Stevani Maysche Ibo, yang dikenal sebagai Ratu Dayung Papua, kembali menunjukkan kehebatannya dalam ajang olahraga Asia Tenggara. Pada SEA Games Thailand 2025, ia berhasil meraih dua medali emas di dua nomor berbeda, yaitu lomba 500 meter dan 200 meter. Prestasi ini menjadi bukti bahwa persiapan dan latihan yang matang membuahkan hasil yang maksimal.

Persiapan dan Kompetisi di SEA Games Thailand 2025

Stevani Maysche Ibo turun di nomor lomba 500 meter bersama tiga atlet Indonesia lainnya, yaitu Indra Hidayat dari Jawa Barat, Subhi dari Jambi, dan Ramla dari Sulawesi Barat. Ia juga bertindak sebagai leader dalam tim tersebut. Sementara untuk lomba 200 meter, Stevani berpasangan dengan Subhi dari Jambi.

Sebelum mengikuti kompetisi, persiapan pemantapan dilakukan di Waduk Jatiluhur, Kabupaten Purwakarta, Jawa Barat. Tim kemudian berangkat ke Thailand pada tanggal 5 Desember 2025 dan bertanding pada tanggal 10, 11, dan 12 Desember 2025.

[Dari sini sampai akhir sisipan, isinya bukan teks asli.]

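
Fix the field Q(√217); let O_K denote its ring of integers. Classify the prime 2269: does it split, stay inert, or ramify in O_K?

2269 remains inert

217 mod 4 = 1, hence disc K = 217 and O_K = ℤ[(1+√217)/2].
2269 ∤ 217, so 2269 is unramified.
Legendre symbol by Euler's criterion: (217/2269) ≡ 217^1134 ≡ 2268 (mod 2269), i.e. (217/2269) = -1.
Legendre symbol -1 ⇒ 2269 is inert.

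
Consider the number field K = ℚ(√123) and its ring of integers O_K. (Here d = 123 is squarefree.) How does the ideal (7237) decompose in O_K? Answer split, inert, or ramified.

d = 123 ≡ 3 (mod 4), so O_K = ℤ[√123] and disc(K) = 4d = 492.
disc(K) = 492 is not divisible by 7237; 7237 is unramified.
Compute (123/7237) via Euler: 123^((7237-1)/2) mod 7237 = 1, so (123/7237) = 1.
(123/7237) = 1, so 7237 splits.

splits completely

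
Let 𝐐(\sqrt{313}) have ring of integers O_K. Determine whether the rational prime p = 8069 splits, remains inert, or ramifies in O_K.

Since 313 ≡ 1 mod 4, the ring of integers is ℤ[(1+√313)/2] with discriminant 313.
disc(K) = 313 is not divisible by 8069; 8069 is unramified.
Euler's criterion: 313^4034 mod 8069 = 8068. Thus (313|8069) = -1.
d is a non-residue mod p, hence 8069 remains inert in O_K.

remains prime (inert)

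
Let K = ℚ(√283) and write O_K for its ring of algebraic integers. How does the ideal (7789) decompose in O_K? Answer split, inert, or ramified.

remains prime (inert)

Since 283 ≢ 1 mod 4, the ring of integers is ℤ[√283] with discriminant 4·283 = 1132.
7789 ∤ 1132, so 7789 is unramified.
(283/7789) = 283^3894 mod 7789 = 7788, giving Legendre symbol -1.
d is a non-residue mod p, hence 7789 remains inert in O_K.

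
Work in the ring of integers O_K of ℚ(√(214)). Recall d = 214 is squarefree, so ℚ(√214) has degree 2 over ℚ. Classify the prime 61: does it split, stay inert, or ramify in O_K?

inert — (61) stays prime in O_K

d = 214 ≡ 2 (mod 4), so O_K = ℤ[√214] and disc(K) = 4d = 856.
61 ∤ 856, so 61 is unramified.
Legendre symbol by Euler's criterion: (214/61) ≡ 214^30 ≡ 60 (mod 61), i.e. (214/61) = -1.
d is a non-residue mod p, hence 61 remains inert in O_K.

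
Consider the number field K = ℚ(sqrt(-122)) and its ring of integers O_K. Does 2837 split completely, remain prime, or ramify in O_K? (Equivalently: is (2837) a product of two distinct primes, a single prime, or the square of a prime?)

split

d = -122 ≡ 2 (mod 4), so O_K = ℤ[√-122] and disc(K) = 4d = -488.
disc(K) = -488 is not divisible by 2837; 2837 is unramified.
Euler's criterion: (-122)^1418 mod 2837 = 1. Thus (-122|2837) = 1.
(-122/2837) = 1, so 2837 splits.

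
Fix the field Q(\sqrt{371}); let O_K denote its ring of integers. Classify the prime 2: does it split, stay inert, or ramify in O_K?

ramifies in O_K

d = 371 ≡ 3 (mod 4), so O_K = ℤ[√371] and disc(K) = 4d = 1484.
disc(K) = 1484 = 2·742, so p = 2 is ramified.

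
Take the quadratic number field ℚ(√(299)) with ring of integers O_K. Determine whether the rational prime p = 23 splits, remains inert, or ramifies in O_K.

ramified — (23) = 𝔭²

299 mod 4 = 3, hence disc K = 4·299 = 1196 and O_K = ℤ[√299].
disc(K) = 1196 = 23·52, so p = 23 is ramified.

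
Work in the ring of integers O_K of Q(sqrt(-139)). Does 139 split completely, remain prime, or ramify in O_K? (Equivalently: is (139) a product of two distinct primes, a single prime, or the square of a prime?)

ramified

Since -139 ≡ 1 mod 4, the ring of integers is ℤ[(1+√-139)/2] with discriminant -139.
Ramification test: 139 | -139. The prime 139 ramifies in K.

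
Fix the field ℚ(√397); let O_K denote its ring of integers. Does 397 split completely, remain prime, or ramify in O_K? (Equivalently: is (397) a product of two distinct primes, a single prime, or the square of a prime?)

ramifies in O_K

397 mod 4 = 1, hence disc K = 397 and O_K = ℤ[(1+√397)/2].
397 divides disc(K) = 397, so 397 ramifies.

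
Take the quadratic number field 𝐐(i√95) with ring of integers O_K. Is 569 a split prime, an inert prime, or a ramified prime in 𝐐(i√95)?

Since -95 ≡ 1 mod 4, the ring of integers is ℤ[(1+√-95)/2] with discriminant -95.
Since gcd(569, -95) = 1 the prime 569 does not ramify.
Legendre symbol by Euler's criterion: (-95/569) ≡ (-95)^284 ≡ 568 (mod 569), i.e. (-95/569) = -1.
(-95/569) = -1, so 569 is inert.

p is inert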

Menurut Stevani, tidak ada perbedaan signifikan dibandingkan SEA Games sebelumnya. Namun, ia menyebutkan bahwa satu-satunya perbedaan terletak pada nomor pertandingan. Di SEA Games Vietnam, ada nomor pendayung puteri 500 meter dan 200 meter, sedangkan di SEA Games Thailand hanya ada nomor pendayung mix.

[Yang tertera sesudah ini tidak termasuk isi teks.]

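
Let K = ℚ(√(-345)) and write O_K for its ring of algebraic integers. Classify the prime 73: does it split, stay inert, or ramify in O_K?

p is inert

Since -345 ≢ 1 mod 4, the ring of integers is ℤ[√-345] with discriminant 4·(-345) = -1380.
73 ∤ -1380, so 73 is unramified.
Compute (-345/73) via Euler: 20^((73-1)/2) mod 73 = 72, so (-345/73) = -1.
d is a non-residue mod p, hence 73 remains inert in O_K.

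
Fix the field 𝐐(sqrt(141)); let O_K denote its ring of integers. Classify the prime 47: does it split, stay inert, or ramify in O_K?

p ramifies

Since 141 ≡ 1 mod 4, the ring of integers is ℤ[(1+√141)/2] with discriminant 141.
47 divides disc(K) = 141, so 47 ramifies.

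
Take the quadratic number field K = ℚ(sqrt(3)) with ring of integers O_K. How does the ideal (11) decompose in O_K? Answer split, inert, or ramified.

d = 3 ≡ 3 (mod 4), so O_K = ℤ[√3] and disc(K) = 4d = 12.
Since gcd(11, 12) = 1 the prime 11 does not ramify.
Euler's criterion: 3^5 mod 11 = 1. Thus (3|11) = 1.
(3/11) = 1, so 11 splits.

p splits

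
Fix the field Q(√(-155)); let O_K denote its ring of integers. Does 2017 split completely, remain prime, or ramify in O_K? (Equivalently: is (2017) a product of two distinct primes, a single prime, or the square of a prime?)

p is inert

-155 mod 4 = 1, hence disc K = -155 and O_K = ℤ[(1+√-155)/2].
disc(K) = -155 is not divisible by 2017; 2017 is unramified.
Compute (-155/2017) via Euler: 1862^((2017-1)/2) mod 2017 = 2016, so (-155/2017) = -1.
d is a non-residue mod p, hence 2017 remains inert in O_K.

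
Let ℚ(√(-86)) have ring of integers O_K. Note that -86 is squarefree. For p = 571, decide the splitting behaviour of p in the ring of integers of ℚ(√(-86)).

splits completely

Since -86 ≢ 1 mod 4, the ring of integers is ℤ[√-86] with discriminant 4·(-86) = -344.
disc(K) = -344 is not divisible by 571; 571 is unramified.
Legendre symbol by Euler's criterion: (-86/571) ≡ (-86)^285 ≡ 1 (mod 571), i.e. (-86/571) = 1.
(-86/571) = 1, so 571 splits.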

Persembahan Spesial untuk Suami dan Keluarga

Dengan raihan medali emas pertamanya di SEA Games Thailand 2025, Stevani Maysche Ibo mempersembahkannya kepada suaminya, seorang polisi. Ia mengatakan bahwa tanpa dukungan suami, ia tidak akan bisa mencapai titik ini. Selain itu, ia juga memberi apresiasi kepada keluarga besar dan pelatih yang telah mendukungnya selama ini.

Tanggung Jawab Sebagai Ratu Dayung Papua

Dengan gelar Ratu Dayung Papua yang diberikan oleh masyarakat, Stevani merasa memiliki tanggung jawab moral untuk menggaungkan cabang olahraga dayung kepada masyarakat luas. Ia percaya bahwa atlet dayung asli Papua memiliki potensi besar karena secara fisik orang Papua jauh lebih unggul.

Namun, ia juga menyampaikan pentingnya pemusatan latihan intensif di wilayah-wilayah Papua. Menurutnya, cabor dayung di Papua masih belum kuat, dan perlu adanya peningkatan dalam pengelolaan dan pembinaan atlet.

Dukungan dari Bhayangkari Polda Papua

Sebagai ibu Bhayangkari, Stevani Maysche Ibo mendapatkan dukungan besar dari rekan-rekan Bhayangkari Polda Papua. Ia juga menyampaikan apresiasi kepada para pejabat Bhayangkari yang selalu mendukungnya dalam menjalani karier sebagai atlet.

Harapan untuk Gubernur Papua, MDF

Stevani Maysche Ibo juga menyampaikan harapannya kepada Gubernur Papua, Mathius Derek Fakhiri. Ia berharap agar pemerintah lebih memperhatikan masa depan atlet dan mantan atlet dayung Papua. Ia berharap agar atlet berprestasi dapat diangkat menjadi Aparatur Sipil Negara (ASN), sesuai dengan amanat yang diberikan.

Meski sempat menolak tawaran menjadi ASN pada tahun 2018 karena tidak ditempatkan di Papua, ia tetap berharap dapat mengabdi di tanah kelahirannya. Ia menyadari bahwa cabang olahraga dayung tidak sepopuler olahraga lain, namun ia berharap dayung tetap menjadi tumpuan raihan medali dalam setiap ajang kompetisi.

Penutup

Stevani Maysche Ibo tetap percaya bahwa Gubernur MDF adalah yang terbaik dan dapat mewujudkan harapan para atlet. Ia berharap, dengan dukungan yang diberikan, cabang olahraga dayung dapat terus berkembang dan memberikan prestasi gemilang bagi Papua.